I have found myself struggling to find the time to write these last few weeks. I think it’s the late nights the boys keep having, largely due to the light and bedtime reading. Does anyone else have a problem with the lighter evenings? Or have to confiscate books at bedtime from a little bookworm? He his going to sleep later and later which consequently means my free time starts later and later!

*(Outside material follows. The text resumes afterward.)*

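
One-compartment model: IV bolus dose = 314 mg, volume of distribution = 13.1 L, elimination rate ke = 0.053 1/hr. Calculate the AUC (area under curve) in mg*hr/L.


C0 = Dose/Vd = 314/13.1 = 23.9695 mg/L
AUC = C0/ke = 23.9695/0.053
AUC = 452.3 mg*hr/L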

C is reading his Harry Potter books for the third time. I had doubted how much he was truly understanding but I gave him a little comprehension based on an excerpt and he managed really well (sounds dull but it came as a letter from Dumbledore, so I wasn’t too mean!) and enjoyed the new challenge. He also continues dialogue when I am reading to him; he knows the characters that well! I do still wonder how much of the vocabulary he fully understands though, when he doesn’t come to ask me for definitions, but I have to remind myself that a certain amount is learnt through context. There is some challenging vocab in these books, but in context he is clearly making sense of new words and stopping to ask would interrupt the flow of his reading. I think returning to the text is him trying to fully internalise the storyline and perhaps with each read he takes in a little bit more. During a ‘first read’ he is focussing on the events and the structure, when he returns he can more engage emotionally with the characters and get more out of the book. When we re read books we interpret them differently according to where we are at that time in our lives, based on the new experiences and time that has passed. I imagine it’s a little like that for him, even though very little time is passing between each read!

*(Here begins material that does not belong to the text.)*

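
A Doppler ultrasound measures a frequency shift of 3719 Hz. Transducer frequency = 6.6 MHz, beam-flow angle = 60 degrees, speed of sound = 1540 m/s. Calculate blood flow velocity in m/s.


v = fd * c / (2 * f0 * cos(theta))
v = 3719 * 1540 / (2 * 6.6000e+06 * cos(60))
v = 0.8678 m/s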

Here’s a link to our comprehension, the questions are not my own, I have simply put them into my own letter to arrive on our doorstep one morning – harry potter comprehension download
Digging deep into my memory of my degree (which I won’t bore you with here!) I recall research about quality texts for children – these are the stories that can be really ‘lived through’, C is most certainly doing this. So absorbed he is by the text that he is fully engaged in his fictional world, he is ‘giving himself up to the book’ both whilst physically act of reading and for the period of time that he has a book on the go. Language and stories are a powerful way to create worlds; quality books challenge, make demands of us, allow us to escape from reality. Being home, being able to observe all this and be involved in all this with him as feels like such a privilege – and yet another perk of our home education journey!
Of course this business of quality texts is important at the earlier stages too – there is a reason why there are some books you are happy to read night after night and others you would dearly ‘lose’! I have a strong dislike of certain books that I guiltily avoid reading to the boys at all costs! Those that you love, they will love too. Those are the books through which they will develop a desire to read too: Spotting known sounds, ‘reading’ repeated phrases, or joining in with repetition and rhyme. L, on the beginning of his reading journey, is doing brilliantly with his sounds now. We have started a bit more structure as he raises the subject of being able to read (or not) quite frequently now. Each day on his chalkboard I am writing up a cvc word for him to sound out. Just changing one sound each time, so man became map, which became mat and today, completely off his own initiative he changed it to cat. A very exciting moment in our kitchen it was! He’s been making letters with play dough, and wanting me to scribe all sorts of stories for him. I love this stage. He is so genuinely delighted and proud of himself when he works out a word.
Years ago a boy in my Y2 class almost brought me to tears. He had been finding reading incredibly difficult and came from a home without many books he could access. One day he managed a page completely independently and declared “Miss Castle, I can read”, I will never forget him or his expression that day! They are the most rewarding moments in teaching. Seeing my own children piece it all together is even better!